Find out and design solutions to enable the system to scale correctly when a lot
of modules is installed. This task should minimize the negative effect of number
of modules on startup time, memory usage as well as ensuring that the user pays
just for what he is using.
I've measured starting with 1000 dumb modules (empty layer,
no ModuleInstall, no manifest sections).
The additional time spent in startup (~11s) was caused by:
- 8s ModuleList.readInitial
- ~4s spent in parsing separate Modules/modname.xml files
- ~4s spent in opening the jars needed for reading manifests.
- 3s ModuleManager.enable/module preparation
- probably mostly spent in creating the classloaders/reopening
the module jars
Parsing the Modules/*.xml files could probably be made a lot faster by
optimistically assuming that they are in a simple fixed format and
looking for particular substrings. If the assumption fails, revert to
an actual XML parse.
We may be able to create a cache of module manifests so JARs do not
need to be opened until the module is actually turned on. This could
save another chunk of time, perhaps. The basic timestamp
infrastructure already used for layer caching could help.
My guess is that the problem with Modules/* is not in XMP parsing
but in number of files. Cached layer (360KB) is parsed below a second
on my machine, while 1000x560B takes 4s while parsing itself
could be around 1.5s
It may be possible to copy-out the manifests to the module stati
and/or merge the stati to a single file (maybe even binary),
but this collides with moduleset changes on project switch.
(on the other hand, changing moduleset on project switch
quite slows down the project switch so it is a question whether
it is really that useful)
BTW: Computing the fingerprint for a XMLFS of 1000 modules
takes about 600ms itself.
So you're saying just accessing all the files in Modules/*.xml is
itself a problem (LocalFileSystem + MultiFileSystem overhead on top of
raw OS speed for finding files)? Or that opening the JARs to get their
manifests is the problem? I'm confused.
Merging stati to a single file would indeed change the semantics of
the module system (not just because of project switching) so I would
like to avoid it unless it is really shown to be necessary. But
caching more manifest information in the status XML files would be
fine, I think - probably just impl version and dependencies incl.
provides-requires would need to be added. This could permit the JARs
of enabled modules to be opened only once under normal conditions, and
those of disabled modules not at all.
I'm saying that 4s is spent in opening + parsing Modules/* files.
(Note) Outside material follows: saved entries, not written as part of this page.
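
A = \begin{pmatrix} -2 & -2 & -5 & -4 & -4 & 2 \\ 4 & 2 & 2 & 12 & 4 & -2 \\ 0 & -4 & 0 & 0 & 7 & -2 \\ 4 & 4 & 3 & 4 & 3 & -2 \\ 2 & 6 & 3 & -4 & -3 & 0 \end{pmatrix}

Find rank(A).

Row reduce to echelon form.
R2 ← R2 + (2)·R1: [0, -2, -8, 4, -4, 2]
R4 ← R4 + (2)·R1: [0, 0, -7, -4, -5, 2]
R5 ← R5 + R1: [0, 4, -2, -8, -7, 2]
R3 ← R3 − (2)·R2: [0, 0, 16, -8, 15, -6]
R5 ← R5 + (2)·R2: [0, 0, -18, 0, -15, 6]
R4 ← R4 + (7/16)·R3: [0, 0, 0, -15/2, 25/16, -5/8]
R5 ← R5 + (9/8)·R3: [0, 0, 0, -9, 15/8, -3/4]
R5 ← R5 − (6/5)·R4: [0, 0, 0, 0, 0, 0]
Echelon form has 4 nonzero rows, so rank(A) = 4.

4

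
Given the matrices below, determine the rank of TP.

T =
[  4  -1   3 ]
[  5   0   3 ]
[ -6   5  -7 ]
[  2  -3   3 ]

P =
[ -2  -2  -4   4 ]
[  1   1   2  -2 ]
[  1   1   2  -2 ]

1

First compute TP:
[[ -6,  -6, -12,  12],
 [ -7,  -7, -14,  14],
 [ 10,  10,  20, -20],
 [ -4,  -4,  -8,   8]]
Now row reduce the product.
R2 ← R2 − (7/6)·R1: [0, 0, 0, 0]
R3 ← R3 + (5/3)·R1: [0, 0, 0, 0]
R4 ← R4 − (2/3)·R1: [0, 0, 0, 0]
1 nonzero row, so rank(TP) = 1.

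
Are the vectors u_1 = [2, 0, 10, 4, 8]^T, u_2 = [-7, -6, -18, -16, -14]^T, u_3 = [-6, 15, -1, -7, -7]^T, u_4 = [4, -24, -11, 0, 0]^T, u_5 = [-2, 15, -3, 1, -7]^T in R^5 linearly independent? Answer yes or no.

Form the matrix with these vectors as rows and row reduce.
R2 ← R2 + (7/2)·R1: [0, -6, 17, -2, 14]
R3 ← R3 + (3)·R1: [0, 15, 29, 5, 17]
R4 ← R4 − (2)·R1: [0, -24, -31, -8, -16]
R5 ← R5 + R1: [0, 15, 7, 5, 1]
R3 ← R3 + (5/2)·R2: [0, 0, 143/2, 0, 52]
R4 ← R4 − (4)·R2: [0, 0, -99, 0, -72]
R5 ← R5 + (5/2)·R2: [0, 0, 99/2, 0, 36]
R4 ← R4 + (18/13)·R3: [0, 0, 0, 0, 0]
R5 ← R5 − (9/13)·R3: [0, 0, 0, 0, 0]
3 nonzero rows, so the 5 vectors span a space of dimension 3.
Since 3 < 5, the vectors are linearly dependent.

no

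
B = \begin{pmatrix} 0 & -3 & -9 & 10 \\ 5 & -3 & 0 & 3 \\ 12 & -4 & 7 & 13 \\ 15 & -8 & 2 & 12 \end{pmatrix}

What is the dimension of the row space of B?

3

Row reduce to echelon form.
Swap R1 ↔ R2
R3 ← R3 − (12/5)·R1: [0, 16/5, 7, 29/5]
R4 ← R4 − (3)·R1: [0, 1, 2, 3]
R3 ← R3 + (16/15)·R2: [0, 0, -13/5, 247/15]
R4 ← R4 + (1/3)·R2: [0, 0, -1, 19/3]
R4 ← R4 − (5/13)·R3: [0, 0, 0, 0]
Echelon form has 3 nonzero rows, so rank(B) = 3.
The row space has dimension equal to the rank: 3.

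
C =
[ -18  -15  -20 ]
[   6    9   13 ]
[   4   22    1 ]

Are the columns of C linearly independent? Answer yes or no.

Row reduce C to echelon form.
R2 ← R2 + (1/3)·R1: [0, 4, 19/3]
R3 ← R3 + (2/9)·R1: [0, 56/3, -31/9]
R3 ← R3 − (14/3)·R2: [0, 0, -33]
3 pivots among 3 columns.
Every column is a pivot column, so the columns are linearly independent.

yes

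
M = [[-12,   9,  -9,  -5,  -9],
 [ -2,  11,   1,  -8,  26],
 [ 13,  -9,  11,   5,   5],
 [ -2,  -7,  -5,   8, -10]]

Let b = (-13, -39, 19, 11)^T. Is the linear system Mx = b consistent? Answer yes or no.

yes

Row reduce the augmented matrix [M | b].
R2 ← R2 − (1/6)·R1: [0, 19/2, 5/2, -43/6, 55/2, -221/6]
R3 ← R3 + (13/12)·R1: [0, 3/4, 5/4, -5/12, -19/4, 59/12]
R4 ← R4 − (1/6)·R1: [0, -17/2, -7/2, 53/6, -17/2, 79/6]
R3 ← R3 − (3/38)·R2: [0, 0, 20/19, 17/114, -263/38, 446/57]
R4 ← R4 + (17/19)·R2: [0, 0, -24/19, 46/19, 306/19, -376/19]
R4 ← R4 + (6/5)·R3: [0, 0, 0, 13/5, 39/5, -52/5]
The echelon form has 4 nonzero rows, and every pivot lies in the first 5 columns, so rank(M) = rank([M|b]) = 4.
The system is consistent.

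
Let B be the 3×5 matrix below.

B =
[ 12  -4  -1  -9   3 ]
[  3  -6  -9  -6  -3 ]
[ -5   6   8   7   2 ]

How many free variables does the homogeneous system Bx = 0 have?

3

Row reduce to echelon form.
R2 ← R2 − (1/4)·R1: [0, -5, -35/4, -15/4, -15/4]
R3 ← R3 + (5/12)·R1: [0, 13/3, 91/12, 13/4, 13/4]
R3 ← R3 + (13/15)·R2: [0, 0, 0, 0, 0]
2 nonzero rows, so rank(B) = 2.
B has 5 columns; by rank–nullity, nullity = 5 − 2 = 3.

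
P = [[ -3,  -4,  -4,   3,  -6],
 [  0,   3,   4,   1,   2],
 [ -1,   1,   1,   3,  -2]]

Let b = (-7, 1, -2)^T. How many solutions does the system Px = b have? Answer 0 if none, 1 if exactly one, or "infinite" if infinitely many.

Row reduce the augmented matrix [P | b].
R3 ← R3 − (1/3)·R1: [0, 7/3, 7/3, 2, 0, 1/3]
R3 ← R3 − (7/9)·R2: [0, 0, -7/9, 11/9, -14/9, -4/9]
The echelon form has 3 nonzero rows, and every pivot lies in the first 5 columns, so rank(P) = rank([P|b]) = 3.
The system is consistent.
rank = 3 < 5 unknowns, so there are infinitely many solutions.

infinite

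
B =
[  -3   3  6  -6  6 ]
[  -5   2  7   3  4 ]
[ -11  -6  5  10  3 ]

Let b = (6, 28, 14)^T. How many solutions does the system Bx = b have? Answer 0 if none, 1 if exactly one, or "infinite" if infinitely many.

Row reduce the augmented matrix [B | b].
R2 ← R2 − (5/3)·R1: [0, -3, -3, 13, -6, 18]
R3 ← R3 − (11/3)·R1: [0, -17, -17, 32, -19, -8]
R3 ← R3 − (17/3)·R2: [0, 0, 0, -125/3, 15, -110]
The echelon form has 3 nonzero rows, and every pivot lies in the first 5 columns, so rank(B) = rank([B|b]) = 3.
The system is consistent.
rank = 3 < 5 unknowns, so there are infinitely many solutions.

infinite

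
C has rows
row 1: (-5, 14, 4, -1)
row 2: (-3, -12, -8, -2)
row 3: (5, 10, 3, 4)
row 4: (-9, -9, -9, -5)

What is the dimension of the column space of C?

4

Row reduce to echelon form.
R2 ← R2 − (3/5)·R1: [0, -102/5, -52/5, -7/5]
R3 ← R3 + R1: [0, 24, 7, 3]
R4 ← R4 − (9/5)·R1: [0, -171/5, -81/5, -16/5]
R3 ← R3 + (20/17)·R2: [0, 0, -89/17, 23/17]
R4 ← R4 − (57/34)·R2: [0, 0, 21/17, -29/34]
R4 ← R4 + (21/89)·R3: [0, 0, 0, -95/178]
Echelon form has 4 nonzero rows, so rank(C) = 4.
The column space has dimension equal to the rank: 4.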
I don't have exact distribution numbers between opening+parsing
but I extrapolated the parsing time to be about 1.5s and from
that I infered that opening takes 2.5s
1st time opening of jars takes 4s, the second opening seems
to be faster so skipping the 1st opening may not be a win itself.
I have to make more experiments yet.
Created attachment 6355 [details]
Attaching some thoughts I had a few months ago on caching stuff during
startup, which never got finished. Note that the layer cache is
already implemented. Treat it as a collection of ideas rather than a
concrete proposal, because I know there are problems with it as written.
Set target milestone to TBD
Seems more or less work for the performance team.